AOM Logo June 2001



RACHEL PORTMAN: Chocolat
Conducted by James Snell
 
SONY SK 89472

David Aspinall

I was gratified when Rachel Portman gained an Academy Award nomination for this score. I had the winter to warm up to Chocolat before the nomination was announced, yet found it somehow still satisfying to know that others have responded to this score's quiet charms. There's nothing here that will astonish those who are familiar with Portman's prior work. Her greatest success so far is perhaps the Oscar-winning score to Emma. Yet one listens to this CD and gives constant thanks for the composer's own musical sense and sensibility, which in many ways reflect Miss Austen's: gentility, grace, classical proportion, the qualities one associates both with that author's birth century, and - well - what we used to call civilization . Since such qualities are in severely short order nowadays, let me salute a score which does not have to clamour or claw at you to make its point. I understand the plot of Chocolat involves the confrontation between hedonism and self-restraint. Judging by her music, I think I know where Ms.
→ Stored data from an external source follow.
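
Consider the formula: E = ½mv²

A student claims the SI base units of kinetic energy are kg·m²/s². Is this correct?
Units of each symbol in E = ½mv²:
  m (mass): kg
  v (speed): m/s  → to the power 2, contributes m²/s²
  The factor ½ is dimensionless.

Multiplying the contributions: [kg] · [m²/s²]
Adding exponents of each base unit: kg: 1, m: 2, s: -2
SI base units of kinetic energy: kg·m²/s²

The claimed units kg·m²/s² match the derived units, so the claim is correct.

Answer: Yes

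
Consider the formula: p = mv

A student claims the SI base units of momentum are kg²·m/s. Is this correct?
Units of each symbol in p = mv:
  m (mass): kg
  v (velocity): m/s

Multiplying the contributions: [kg] · [m/s]
Adding exponents of each base unit: kg: 1, m: 1, s: -1
SI base units of momentum: kg·m/s

The claimed units kg²·m/s (exponents kg: 2, m: 1, s: -1) do not match the derived units kg·m/s (exponents kg: 1, m: 1, s: -1), so the claim is incorrect.

Answer: No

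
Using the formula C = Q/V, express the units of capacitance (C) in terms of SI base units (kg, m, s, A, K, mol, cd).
Units of each symbol in C = Q/V:
  Q (charge, in coulombs): s·A
  V (voltage, in volts): kg·m²/(s³·A)  → in the denominator, contributes s³·A/(kg·m²)

Multiplying the contributions: [s·A] · [s³·A/(kg·m²)]
Adding exponents of each base unit: kg: -1, m: -2, s: 4, A: 2
SI base units of capacitance: s⁴·A²/(kg·m²)

Answer: s⁴·A²/(kg·m²)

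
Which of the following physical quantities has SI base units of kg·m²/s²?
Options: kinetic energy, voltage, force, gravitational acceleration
Checking the SI base units of each option:
  kinetic energy (E = ½mv²): kg·m²/s²  ✓ matches
  voltage (V = IR): kg·m²/(s³·A)  ✗
  force (F = ma): kg·m/s²  ✗
  gravitational acceleration (g = GM/r²): m/s²  ✗

Only kinetic energy has units kg·m²/s².

Answer: kinetic energy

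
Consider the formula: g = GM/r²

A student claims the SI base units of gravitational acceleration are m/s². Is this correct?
Units of each symbol in g = GM/r²:
  G (gravitational constant): m³/(kg·s²)
  M (mass): kg
  r (distance): m  → to the power 2 in the denominator, contributes 1/m²

Multiplying the contributions: [m³/(kg·s²)] · [kg] · [1/m²]
Adding exponents of each base unit: m: 1, s: -2
SI base units of gravitational acceleration: m/s²

The claimed units m/s² match the derived units, so the claim is correct.

Answer: Yes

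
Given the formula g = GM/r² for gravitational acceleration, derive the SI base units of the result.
Units of each symbol in g = GM/r²:
  G (gravitational constant): m³/(kg·s²)
  M (mass): kg
  r (distance): m  → to the power 2 in the denominator, contributes 1/m²

Multiplying the contributions: [m³/(kg·s²)] · [kg] · [1/m²]
Adding exponents of each base unit: m: 1, s: -2
SI base units of gravitational acceleration: m/s²

Answer: m/s²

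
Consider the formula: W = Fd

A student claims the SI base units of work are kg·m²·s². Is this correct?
Units of each symbol in W = Fd:
  F (force): kg·m/s²
  d (displacement): m

Multiplying the contributions: [kg·m/s²] · [m]
Adding exponents of each base unit: kg: 1, m: 2, s: -2
SI base units of work: kg·m²/s²

The claimed units kg·m²·s² (exponents kg: 1, m: 2, s: 2) do not match the derived units kg·m²/s² (exponents kg: 1, m: 2, s: -2), so the claim is incorrect.

Answer: No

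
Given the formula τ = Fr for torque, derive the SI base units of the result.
Units of each symbol in τ = Fr:
  F (force): kg·m/s²
  r (lever arm): m

Multiplying the contributions: [kg·m/s²] · [m]
Adding exponents of each base unit: kg: 1, m: 2, s: -2
SI base units of torque: kg·m²/s²

Answer: kg·m²/s²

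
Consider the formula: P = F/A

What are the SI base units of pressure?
Units of each symbol in P = F/A:
  F (force): kg·m/s²
  A (area): m²  → in the denominator, contributes 1/m²

Multiplying the contributions: [kg·m/s²] · [1/m²]
Adding exponents of each base unit: kg: 1, m: -1, s: -2
SI base units of pressure: kg/(m·s²)

Answer: kg/(m·s²)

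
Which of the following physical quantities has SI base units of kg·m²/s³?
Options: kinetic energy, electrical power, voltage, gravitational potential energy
Checking the SI base units of each option:
  kinetic energy (E = ½mv²): kg·m²/s²  ✗
  electrical power (P = IV): kg·m²/s³  ✓ matches
  voltage (V = IR): kg·m²/(s³·A)  ✗
  gravitational potential energy (U = -GMm/r): kg·m²/s²  ✗

Only electrical power has units kg·m²/s³.

Answer: electrical power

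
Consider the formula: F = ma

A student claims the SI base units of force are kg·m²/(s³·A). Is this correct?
Units of each symbol in F = ma:
  m (mass): kg
  a (acceleration): m/s²

Multiplying the contributions: [kg] · [m/s²]
Adding exponents of each base unit: kg: 1, m: 1, s: -2
SI base units of force: kg·m/s²

The claimed units kg·m²/(s³·A) (exponents kg: 1, m: 2, s: -3, A: -1) do not match the derived units kg·m/s² (exponents kg: 1, m: 1, s: -2), so the claim is incorrect.

Answer: No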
Portman's sympathies are.

A quibble: The first track is the great Belgian jazz guitarist Django Reinhardt's Minor Swing (not his recording, however). Had I not recognized it, and later, Duke Ellington's Caravan as well, I might easily have assumed Miss Portman wrote both. There is, to be fair, a small-print attribution on the insert track list, but nothing on the CD exterior listing, save 'Music by Rachel Portman'. Can we not do better, Sony, in pointing an unsuspecting and somnolent public to its musical past?